Friday | March 07, 2008
Tuesday | February 26, 2008
The Cleanest Hands in Washington
The charges by the New York Times collapsed on their face: There is less than no evidence of an affair, and in the years since Keating, there’s no evidence he’s done anything untoward to favor a lobbyist or donor or supporter or friend or family member or pet. In l’affaire Paxson, the worst that could be said is that Senator McCain exercised due influence: A government regulatory body was dragging its feet before coming to a decision on who got to buy a TV station, thus freezing hundreds of millions of dollars that would otherwise be used in the economy. McCain asked, not what sort of decision be made, but after the government had already taken three times as long as usual, that they decide on somebody. If that’s a scandal, I have been misinformed as to the meaning of the word.
McCain regards the Keating Five scandal as a blight on his honor; to some degree, it is. But his involvement is fairly peripheral, and in the years since, no one has done more to damage the power of lobbyists. He has attacked the tobacco companies for their damage to the public health; the telecommunication companies for their monopolistic practices; has opposed ethanol (the production of which is entirely the product of lobbying) at enormous political cost (given Iowa views the ethanol subsidies without which ethanol-production would hemorrhage money as a God-given right); he is the leading opponent of earmarks, having sponsored a grand total of zero earmarks in his Congressional career; and he was the lead sponsor of McCain-Feingold, which, whatever its other merits (which in my view are considerable), enormously reduced the power of lobbyist soft money on the political process.
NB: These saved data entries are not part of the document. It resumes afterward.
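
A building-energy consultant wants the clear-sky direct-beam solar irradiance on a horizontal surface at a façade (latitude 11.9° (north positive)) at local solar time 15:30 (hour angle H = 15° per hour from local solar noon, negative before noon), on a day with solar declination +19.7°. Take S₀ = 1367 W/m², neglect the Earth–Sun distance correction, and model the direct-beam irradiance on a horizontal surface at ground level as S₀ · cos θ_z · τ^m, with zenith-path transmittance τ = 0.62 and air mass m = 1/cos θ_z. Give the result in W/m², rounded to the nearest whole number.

Hour angle H = 15° × (15.5 − 12) = 52.50°.
cos θ_z = sin φ sin δ + cos φ cos δ cos H = (0.2062)(0.3371) + (0.9785)(0.9415)(0.6088) = 0.6304.
Air mass m = 1/cos θ_z = 1/0.6304 = 1.586; τ^m = 0.62^1.586 = 0.4685.
Surface direct beam = 1367 × 0.6304 × 0.4685 = 403.73 W/m².

404 W/m²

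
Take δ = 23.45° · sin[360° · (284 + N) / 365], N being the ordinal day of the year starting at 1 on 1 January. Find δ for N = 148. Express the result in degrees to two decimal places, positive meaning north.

+21.44°

360 × (284 + 148) / 365 = 426.082°; sin(426.082°) = 0.9141.
δ = 23.45 × 0.9141 = 21.436° ≈ +21.44°.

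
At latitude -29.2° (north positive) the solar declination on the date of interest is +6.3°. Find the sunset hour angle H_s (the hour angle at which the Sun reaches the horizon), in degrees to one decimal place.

−tan φ tan δ = −(-0.5589)(0.1104) = 0.0617; H_s = arccos(0.0617) = 86.46°.

86.5°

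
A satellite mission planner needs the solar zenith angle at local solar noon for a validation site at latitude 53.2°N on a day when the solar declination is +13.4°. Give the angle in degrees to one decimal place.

At local solar noon the hour angle is zero, so the zenith angle is |φ − δ| = |53.2° − (13.4°)| = 39.8°.

39.8°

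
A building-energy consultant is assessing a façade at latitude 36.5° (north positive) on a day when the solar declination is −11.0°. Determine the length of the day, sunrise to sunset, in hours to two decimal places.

cos H_s = −tan(36.5°) · tan(-11.0°) = 0.1438, so H_s = arccos(0.1438) = 81.73°.
Day length = 2 H_s / 15° h⁻¹ = 163.46° / 15 = 10.897 h.

10.90 hours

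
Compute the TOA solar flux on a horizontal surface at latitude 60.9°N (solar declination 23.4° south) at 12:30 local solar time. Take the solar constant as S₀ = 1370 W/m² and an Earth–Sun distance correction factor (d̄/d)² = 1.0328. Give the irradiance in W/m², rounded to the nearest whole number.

135 W/m²

Hour angle H = 15° × (12.5 − 12) = 7.50°.
cos θ_z = sin φ sin δ + cos φ cos δ cos H = (0.8738)(-0.3971) + (0.4863)(0.9178)(0.9914) = 0.0955.
Top-of-atmosphere irradiance = S₀ (d̄/d)² cos θ_z = 1370 × 1.0328 × 0.0955 = 135.13 W/m².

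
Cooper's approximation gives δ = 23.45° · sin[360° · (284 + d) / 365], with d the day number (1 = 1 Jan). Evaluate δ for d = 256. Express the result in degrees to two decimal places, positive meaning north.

360 × (284 + 256) / 365 = 532.603°; sin(532.603°) = 0.1287.
δ = 23.45 × 0.1287 = 3.018° ≈ +3.02°.

+3.02°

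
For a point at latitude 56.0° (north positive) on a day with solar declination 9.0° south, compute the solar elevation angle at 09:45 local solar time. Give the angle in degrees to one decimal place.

19.2°

Hour angle H = 15° × (9.75 − 12) = -33.75°.
cos θ_z = sin φ sin δ + cos φ cos δ cos H = (0.8290)(-0.1564) + (0.5592)(0.9877)(0.8315) = 0.3296.
θ_z = arccos(0.3296) = 70.76°, so the elevation is 90° − 70.76° = 19.24°.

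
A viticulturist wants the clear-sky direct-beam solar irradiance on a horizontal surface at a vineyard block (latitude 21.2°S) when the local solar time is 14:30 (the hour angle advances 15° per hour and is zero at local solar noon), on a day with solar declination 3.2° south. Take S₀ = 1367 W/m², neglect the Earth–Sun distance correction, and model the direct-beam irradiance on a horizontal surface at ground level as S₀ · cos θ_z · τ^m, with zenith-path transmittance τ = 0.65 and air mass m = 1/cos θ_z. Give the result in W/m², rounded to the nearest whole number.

588 W/m²

Hour angle H = 15° × (14.5 − 12) = 37.50°.
cos θ_z = sin(-21.2°) sin(-3.2°) + cos(-21.2°) cos(-3.2°) cos(37.50°) = 0.0202 + 0.7385 = 0.7587.
Air mass m = 1/cos θ_z = 1/0.7587 = 1.318; τ^m = 0.65^1.318 = 0.5668.
Surface direct beam = 1367 × 0.7587 × 0.5668 = 587.85 W/m².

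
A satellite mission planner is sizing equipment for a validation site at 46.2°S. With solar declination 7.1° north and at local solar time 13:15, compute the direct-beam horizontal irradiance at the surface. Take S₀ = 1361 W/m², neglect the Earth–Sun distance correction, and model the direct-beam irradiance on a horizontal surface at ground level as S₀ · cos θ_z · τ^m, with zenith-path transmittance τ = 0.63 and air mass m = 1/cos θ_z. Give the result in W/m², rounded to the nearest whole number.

335 W/m²

Hour angle H = 15° × (13.25 − 12) = 18.75°.
With φ = -46.2°, δ = 7.1°, H = 18.75°: sin φ sin δ = -0.0892, cos φ cos δ cos H = 0.6504, so cos θ_z = 0.5612.
Air mass m = 1/cos θ_z = 1/0.5612 = 1.782; τ^m = 0.63^1.782 = 0.4390.
Surface direct beam = 1361 × 0.5612 × 0.4390 = 335.31 W/m².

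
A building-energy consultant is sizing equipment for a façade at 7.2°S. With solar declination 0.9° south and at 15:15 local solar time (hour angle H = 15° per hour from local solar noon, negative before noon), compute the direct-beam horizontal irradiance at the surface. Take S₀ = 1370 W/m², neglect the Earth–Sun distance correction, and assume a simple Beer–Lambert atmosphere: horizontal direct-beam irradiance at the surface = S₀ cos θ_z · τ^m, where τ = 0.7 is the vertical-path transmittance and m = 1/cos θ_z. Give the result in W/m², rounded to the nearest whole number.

522 W/m²

Hour angle H = 15° × (15.25 − 12) = 48.75°.
cos θ_z = sin(-7.2°) sin(-0.9°) + cos(-7.2°) cos(-0.9°) cos(48.75°) = 0.0020 + 0.6541 = 0.6561.
Air mass m = 1/cos θ_z = 1/0.6561 = 1.524; τ^m = 0.7^1.524 = 0.5807.
Surface direct beam = 1370 × 0.6561 × 0.5807 = 521.97 W/m².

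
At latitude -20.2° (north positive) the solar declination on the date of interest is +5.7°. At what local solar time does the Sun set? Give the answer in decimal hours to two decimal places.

−tan φ tan δ = −(-0.3679)(0.0998) = 0.0367; H_s = arccos(0.0367) = 87.90°.
Sunset is at 12 + H_s/15 = 12 + 5.860 = 17.860 h local solar time.

17.86 h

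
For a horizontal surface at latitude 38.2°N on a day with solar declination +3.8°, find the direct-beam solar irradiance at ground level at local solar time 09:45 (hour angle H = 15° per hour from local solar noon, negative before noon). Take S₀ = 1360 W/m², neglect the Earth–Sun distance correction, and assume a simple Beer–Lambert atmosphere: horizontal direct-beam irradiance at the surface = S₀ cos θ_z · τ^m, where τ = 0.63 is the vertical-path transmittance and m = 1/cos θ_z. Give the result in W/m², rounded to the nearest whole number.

Hour angle H = 15° × (9.75 − 12) = -33.75°.
cos θ_z = sin φ sin δ + cos φ cos δ cos H = (0.6184)(0.0663) + (0.7859)(0.9978)(0.8315) = 0.6930.
Air mass m = 1/cos θ_z = 1/0.6930 = 1.443; τ^m = 0.63^1.443 = 0.5134.
Surface direct beam = 1360 × 0.6930 × 0.5134 = 483.87 W/m².

484 W/m²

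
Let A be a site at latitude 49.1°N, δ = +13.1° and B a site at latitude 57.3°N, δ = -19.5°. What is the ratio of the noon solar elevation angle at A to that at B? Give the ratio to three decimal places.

4.091

A: 90° − |49.1 − (13.1)| = 54.00°.
B: 90° − |57.3 − (-19.5)| = 13.20°.
Ratio A/B = 54.0000 / 13.2000 = 4.0909.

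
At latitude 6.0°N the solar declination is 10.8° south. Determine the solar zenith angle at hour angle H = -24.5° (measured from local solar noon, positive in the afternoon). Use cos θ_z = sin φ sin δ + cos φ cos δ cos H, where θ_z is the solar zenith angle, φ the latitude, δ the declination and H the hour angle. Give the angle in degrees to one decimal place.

29.6°

cos θ_z = sin φ sin δ + cos φ cos δ cos H = (0.1045)(-0.1874) + (0.9945)(0.9823)(0.9100) = 0.8694.
θ_z = arccos(0.8694) = 29.61°.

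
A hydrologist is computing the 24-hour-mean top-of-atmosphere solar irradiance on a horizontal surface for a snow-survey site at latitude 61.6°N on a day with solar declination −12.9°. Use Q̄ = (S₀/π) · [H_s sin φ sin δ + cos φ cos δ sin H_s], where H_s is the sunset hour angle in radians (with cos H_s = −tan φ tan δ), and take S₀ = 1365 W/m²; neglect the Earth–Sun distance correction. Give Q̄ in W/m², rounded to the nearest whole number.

−tan φ tan δ = −(1.8495)(-0.2290) = 0.4235; H_s = arccos(0.4235) = 64.94°. In radians, H_s = 1.1334.
H_s sin φ sin δ = 1.1334 × 0.8796 × -0.2233 = -0.2226.
cos φ cos δ sin H_s = 0.4756 × 0.9748 × 0.9059 = 0.4200.
Q̄ = (1365/π) × (-0.2226 + 0.4200) = 434.49 × 0.1974 = 85.77 W/m².

86 W/m²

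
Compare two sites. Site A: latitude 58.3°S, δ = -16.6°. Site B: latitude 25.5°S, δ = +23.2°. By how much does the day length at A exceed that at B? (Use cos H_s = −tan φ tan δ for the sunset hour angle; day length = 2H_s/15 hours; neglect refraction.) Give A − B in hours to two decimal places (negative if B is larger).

A: H_s = arccos(−tan -58.3° · tan -16.6°) = 118.86°, so 2H_s/15 = 15.8480 h.
B: H_s = arccos(−tan -25.5° · tan 23.2°) = 78.20°, so 2H_s/15 = 10.4267 h.
A − B = 15.8480 − 10.4267 = 5.4213 h.

+5.42 h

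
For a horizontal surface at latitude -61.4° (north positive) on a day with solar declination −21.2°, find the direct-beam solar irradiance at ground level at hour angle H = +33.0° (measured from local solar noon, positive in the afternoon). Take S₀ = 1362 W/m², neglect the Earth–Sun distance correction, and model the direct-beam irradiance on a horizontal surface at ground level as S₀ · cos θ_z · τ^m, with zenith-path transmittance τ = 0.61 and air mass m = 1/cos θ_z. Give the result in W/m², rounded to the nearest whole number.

cos θ_z = sin(-61.4°) sin(-21.2°) + cos(-61.4°) cos(-21.2°) cos(33.00°) = 0.3175 + 0.3743 = 0.6918.
Air mass m = 1/cos θ_z = 1/0.6918 = 1.446; τ^m = 0.61^1.446 = 0.4893.
Surface direct beam = 1362 × 0.6918 × 0.4893 = 461.03 W/m².

461 W/m²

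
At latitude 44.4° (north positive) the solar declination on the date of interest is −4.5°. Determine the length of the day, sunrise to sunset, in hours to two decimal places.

11.41 hours

The sunset hour angle satisfies cos H_s = −tan φ tan δ = 0.0771, giving H_s = 85.58°.
Day length = 2 H_s / 15° h⁻¹ = 171.16° / 15 = 11.411 h.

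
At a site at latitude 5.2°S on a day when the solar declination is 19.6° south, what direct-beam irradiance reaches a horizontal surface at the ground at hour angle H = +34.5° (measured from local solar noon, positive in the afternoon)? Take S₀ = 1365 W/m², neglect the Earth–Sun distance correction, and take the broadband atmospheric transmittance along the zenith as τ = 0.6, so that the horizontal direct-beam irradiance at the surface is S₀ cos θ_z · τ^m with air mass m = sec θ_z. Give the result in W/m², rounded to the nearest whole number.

581 W/m²

cos θ_z = sin φ sin δ + cos φ cos δ cos H = (-0.0906)(-0.3355) + (0.9959)(0.9421)(0.8241) = 0.8036.
Air mass m = 1/cos θ_z = 1/0.8036 = 1.244; τ^m = 0.6^1.244 = 0.5297.
Surface direct beam = 1365 × 0.8036 × 0.5297 = 581.04 W/m².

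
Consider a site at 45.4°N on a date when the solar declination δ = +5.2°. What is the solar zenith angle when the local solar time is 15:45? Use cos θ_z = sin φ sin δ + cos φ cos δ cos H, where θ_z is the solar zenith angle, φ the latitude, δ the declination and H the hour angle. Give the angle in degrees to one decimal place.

Hour angle H = 15° × (15.75 − 12) = 56.25°.
cos θ_z = sin φ sin δ + cos φ cos δ cos H = (0.7120)(0.0906) + (0.7022)(0.9959)(0.5556) = 0.4530.
θ_z = arccos(0.4530) = 63.06°.

63.1°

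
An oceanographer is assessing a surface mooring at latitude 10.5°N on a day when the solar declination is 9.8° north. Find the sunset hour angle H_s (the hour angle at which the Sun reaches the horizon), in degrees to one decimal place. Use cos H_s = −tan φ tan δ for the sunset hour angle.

cos H_s = −tan(10.5°) · tan(9.8°) = -0.0320, so H_s = arccos(-0.0320) = 91.83°.

91.8°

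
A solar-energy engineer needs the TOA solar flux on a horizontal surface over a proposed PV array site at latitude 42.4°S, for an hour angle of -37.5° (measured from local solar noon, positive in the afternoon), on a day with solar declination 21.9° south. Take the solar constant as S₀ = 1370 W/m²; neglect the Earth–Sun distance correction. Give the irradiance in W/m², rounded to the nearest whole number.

1089 W/m²

cos θ_z = sin(-42.4°) sin(-21.9°) + cos(-42.4°) cos(-21.9°) cos(-37.50°) = 0.2515 + 0.5436 = 0.7951.
Top-of-atmosphere irradiance = S₀ cos θ_z = 1370 × 0.7951 = 1089.29 W/m².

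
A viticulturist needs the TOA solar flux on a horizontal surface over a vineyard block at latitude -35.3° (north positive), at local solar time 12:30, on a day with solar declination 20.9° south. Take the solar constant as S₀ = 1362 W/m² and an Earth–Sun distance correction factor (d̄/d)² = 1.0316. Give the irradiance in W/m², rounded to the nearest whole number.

Hour angle H = 15° × (12.5 − 12) = 7.50°.
cos θ_z = sin(-35.3°) sin(-20.9°) + cos(-35.3°) cos(-20.9°) cos(7.50°) = 0.2061 + 0.7559 = 0.9620.
Top-of-atmosphere irradiance = S₀ (d̄/d)² cos θ_z = 1362 × 1.0316 × 0.9620 = 1351.65 W/m².

1352 W/m²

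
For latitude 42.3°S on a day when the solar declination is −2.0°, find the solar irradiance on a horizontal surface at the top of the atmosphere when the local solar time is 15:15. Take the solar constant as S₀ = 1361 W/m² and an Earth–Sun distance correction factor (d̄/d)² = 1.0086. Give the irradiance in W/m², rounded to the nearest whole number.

701 W/m²

Hour angle H = 15° × (15.25 − 12) = 48.75°.
cos θ_z = sin(-42.3°) sin(-2.0°) + cos(-42.3°) cos(-2.0°) cos(48.75°) = 0.0235 + 0.4874 = 0.5109.
Top-of-atmosphere irradiance = S₀ (d̄/d)² cos θ_z = 1361 × 1.0086 × 0.5109 = 701.31 W/m².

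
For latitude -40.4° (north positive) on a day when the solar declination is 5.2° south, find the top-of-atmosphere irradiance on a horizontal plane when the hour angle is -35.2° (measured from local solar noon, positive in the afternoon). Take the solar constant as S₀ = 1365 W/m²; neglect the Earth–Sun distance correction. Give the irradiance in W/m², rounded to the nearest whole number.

cos θ_z = sin φ sin δ + cos φ cos δ cos H = (-0.6481)(-0.0906) + (0.7615)(0.9959)(0.8171) = 0.6784.
Top-of-atmosphere irradiance = S₀ cos θ_z = 1365 × 0.6784 = 926.02 W/m².

926 W/m²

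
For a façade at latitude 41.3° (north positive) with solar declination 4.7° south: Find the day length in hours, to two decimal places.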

People are using the Times article as cover to claim McCain is as dirty as everyone else on the lobbying front. But has anyone else done half so much to discomfit lobbyists—who are the real entrenched power in Washington—as McCain? Everyone has to deal with lobbyists in Washington; as a class of people, they have access to a wealth of facts and resources and institutional memory at their disposal that no one else possesses. The secret is to deal with them, and still keep one’s hands clean. By all accounts—all, the New York Times after several months of searching having found nothing to shake McCain’s immaculate record in the years since Keating—John McCain’s hands remain spotless.